Trailer Couplers, Balls and Jacks
Revised by BoatUS editors in April 2012
Couplers, Mounts, and Balls are critical components for successful trailering. Any bent, rusted, or corroded parts can cause damage to your trailer and tow vehicle, and can complicate basic hookup. The latch should be tight enough to prevent accidental separation, but not so tight as to cause undue friction. Always use a lubricant on moving parts of couplers and balls. Never mismatch ball to coupler (i.e., a 2" ball should only marry up to a 2" coupler). Some trailer balls are of the nut variety so that you can attach different balls to the same shaft, others are one integral unit with the shaft. Some shafts have multiple balls and some are offsett to allow for taller and shorter towing vehicles. The shaft/bolt of the hitch ball should be snug, and always use a lock washer and inspect regularly. Many boats are destroyed when the trailer ball loosens up and the trailer separates from the tow vehicle. A failure here or elsewhere with the system could result in trailer separation and serious injury or death.
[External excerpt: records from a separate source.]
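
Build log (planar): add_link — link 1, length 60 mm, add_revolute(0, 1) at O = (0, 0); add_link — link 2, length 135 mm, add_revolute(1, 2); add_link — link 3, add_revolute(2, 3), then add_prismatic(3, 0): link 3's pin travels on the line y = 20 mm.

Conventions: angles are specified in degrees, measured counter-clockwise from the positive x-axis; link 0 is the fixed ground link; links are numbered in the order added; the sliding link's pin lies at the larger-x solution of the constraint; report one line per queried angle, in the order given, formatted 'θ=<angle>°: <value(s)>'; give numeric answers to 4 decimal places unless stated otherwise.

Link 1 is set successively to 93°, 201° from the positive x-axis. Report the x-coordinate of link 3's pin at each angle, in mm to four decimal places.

geometry: r = 60 mm, L = 135 mm, e = 20 mm
θ=93°: crank pin P = (r cos θ, r sin θ) = (-3.140157, 59.917772)
θ=93°: h = r sin θ − e = 59.917772 − 20 = 39.917772
θ=93°: x = r cos θ + √(L² − h²) = -3.140157 + 128.963450 = 125.823293
θ=201°: crank pin P = (r cos θ, r sin θ) = (-56.014826, -21.502077)
θ=201°: h = r sin θ − e = -21.502077 − 20 = -41.502077
θ=201°: x = r cos θ + √(L² − h²) = -56.014826 + 128.462359 = 72.447533

θ=93°: 125.8233
θ=201°: 72.4475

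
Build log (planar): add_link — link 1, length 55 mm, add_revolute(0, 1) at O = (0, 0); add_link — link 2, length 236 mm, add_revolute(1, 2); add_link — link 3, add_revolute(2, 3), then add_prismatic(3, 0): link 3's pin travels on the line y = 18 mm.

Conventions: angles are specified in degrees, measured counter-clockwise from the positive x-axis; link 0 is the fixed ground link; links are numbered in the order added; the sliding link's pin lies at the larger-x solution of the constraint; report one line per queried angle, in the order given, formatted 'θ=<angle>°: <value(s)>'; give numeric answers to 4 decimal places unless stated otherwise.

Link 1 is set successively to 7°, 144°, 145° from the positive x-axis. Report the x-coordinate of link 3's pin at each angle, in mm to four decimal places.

geometry: r = 55 mm, L = 236 mm, e = 18 mm
θ=7°: crank pin P = (r cos θ, r sin θ) = (54.590038, 6.702814)
θ=7°: h = r sin θ − e = 6.702814 − 18 = -11.297186
θ=7°: x = r cos θ + √(L² − h²) = 54.590038 + 235.729450 = 290.319488
θ=144°: crank pin P = (r cos θ, r sin θ) = (-44.495935, 32.328189)
θ=144°: h = r sin θ − e = 32.328189 − 18 = 14.328189
θ=144°: x = r cos θ + √(L² − h²) = -44.495935 + 235.564647 = 191.068712
θ=145°: crank pin P = (r cos θ, r sin θ) = (-45.053362, 31.546704)
θ=145°: h = r sin θ − e = 31.546704 − 18 = 13.546704
θ=145°: x = r cos θ + √(L² − h²) = -45.053362 + 235.610880 = 190.557518

θ=7°: 290.3195
θ=144°: 191.0687
θ=145°: 190.5575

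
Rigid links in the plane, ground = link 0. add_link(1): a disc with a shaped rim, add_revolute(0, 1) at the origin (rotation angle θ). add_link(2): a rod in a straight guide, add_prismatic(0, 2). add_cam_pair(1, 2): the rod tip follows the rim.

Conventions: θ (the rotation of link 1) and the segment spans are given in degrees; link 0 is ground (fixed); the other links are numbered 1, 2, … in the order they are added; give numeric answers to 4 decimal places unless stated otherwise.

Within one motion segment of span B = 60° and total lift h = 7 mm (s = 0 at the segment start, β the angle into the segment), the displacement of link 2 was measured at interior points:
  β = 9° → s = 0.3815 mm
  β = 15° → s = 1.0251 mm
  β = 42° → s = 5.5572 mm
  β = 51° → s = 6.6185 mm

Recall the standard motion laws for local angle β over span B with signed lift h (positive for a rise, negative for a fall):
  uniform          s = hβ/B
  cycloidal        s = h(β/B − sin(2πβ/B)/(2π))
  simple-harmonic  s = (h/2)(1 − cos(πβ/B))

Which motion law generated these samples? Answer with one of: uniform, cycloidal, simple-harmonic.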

Always secure the trailer with crossing chains from the trailer to the trailer hitch to prevent total separation should the coupler equipment fail. These should be provided with the trailer and replaced when impaired with rust or other issues. Some trailers also include a safety hookup to stop the trailer should the coupling system fail. Follow manufacturer’s instructions.
Tongue Jacks make it easy to hook your boat up to your tow vehicle without back strain. Your boat can easily be rolled on a hard surface from one place to another. With these your boat can be tilted slightly bow up to drain excess water from rain, snow, etc. These typically come in both fixed and adjustable heights and they should include a swing-away feature to prevent hitting something in the roadway.